Some papers (most enthusiastically The Sun) did just that- but the BBC thought otherwise and Peter Snow said on Newsnight on May 2:
There is a stage in the coverage of any conflict where you can begin to discern the level of accuracy of the claims and counterclaims of either side … We cannot claim that the British have lied to us so far … Until the British are demonstrated to be either deceiving us or concealing losses, we can only tend to give credence to the British version of events.
This led to denunciation in Parliament, accusations of treason and consequences for the BBC that have echoed down the decades. In his autobiography, Norman Tebbit decried what he called “the unctuous ‘impartiality’ of the BBC’s editorialising” which, he said, “was a source of grief and anger”. He wrote:
Few of us directly concerned will ever forget the phrase, ‘the British forces, if they are to be believed, say …’ Or the regular references to ‘British’ and ‘Argentinian’ forces rather than ‘our forces’ or ‘enemy forces’. The wounds inflicted by the BBC have not healed.
This exchange goes some way to illustrating the differences that exist, in times of conflict at least, between how journalists and politicians see the role of the media. Journalists, usually, see it as their duty to get to the truth and report objectively. Governments, history has shown us, expect the media to put matters of patriotism and national security first.

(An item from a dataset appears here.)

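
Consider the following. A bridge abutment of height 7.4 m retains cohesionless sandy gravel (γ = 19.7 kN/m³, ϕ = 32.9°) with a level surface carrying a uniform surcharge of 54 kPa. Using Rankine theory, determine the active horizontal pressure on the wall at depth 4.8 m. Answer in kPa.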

In his influential work on the history of war reporting, The First Casualty, Phillip Knightley writes of a newspaper editor telling him of the first Gulf war in 1991: “We were not invited to the MoD to discuss the guidelines. They were handed to us and it was assumed automatically that we would accept them.”
Difficult choices
But governments should be questioned by the fourth estate and we should expect our media to question official pronouncements on issues of national security. If they do not, and rely almost exclusively on government officials as sources for information, then the public will continue to be misled on serious issues.
It may be the case that the hierarchy of the media – the cultural managers that Chomsky and Herman refer to - the editors, the leading columnists, share a class interest with the state. So there exists within the news media an institutional bias that guarantees the mobilisation of certain campaigns on the behalf of the elite few.
There are many who find Blackhurst’s attitude shocking. Careful reading of his article reveals a man who has clearly had a history of questioning authority and countering injustice. This is precisely what makes his assertion so stunning - a statement which seems to defy logical explanation.
I find myself inclined to understand Blackhurst’s position - while profoundly disagreeing with it. This is partly because a journalist’s job is not as simple as we may imagine, particularly in times of conflict or perceived threats to national security. The problem with much of the criticism of journalism is that it fails to acknowledge the institutional and personal constraints under which journalists operate. There is a tendency to pass judgement on decisions which are frequently taken in difficult circumstances. The journalist’s choice is not always between clear cut notions of good and bad.
Just after the Dunkirk evacuation in June 1940, the minister for war, Anthony Eden, met with the Tom Hopkinson, editor of the very successful weekly magazine Picture Post. After dinner, Eden told Hopkinson that the Luftwaffe had taken control of the airfields in northern France and were making the airfields in Kent increasingly inoperable. The Germans had control of the air 30 miles from London and if they should get control of the air over London, then, Eden said, Britain was finished.
Hopkinson in that moment underwent something of an epiphany and decided that, in this situation, and with the potential damage to morale that would come from public knowledge of this, his task as an editor was not to tell the British people the truth. Hopkinson felt that there was something more important than telling the truth. However much we disagree with him, my guess is that Blackhurst feels the same now.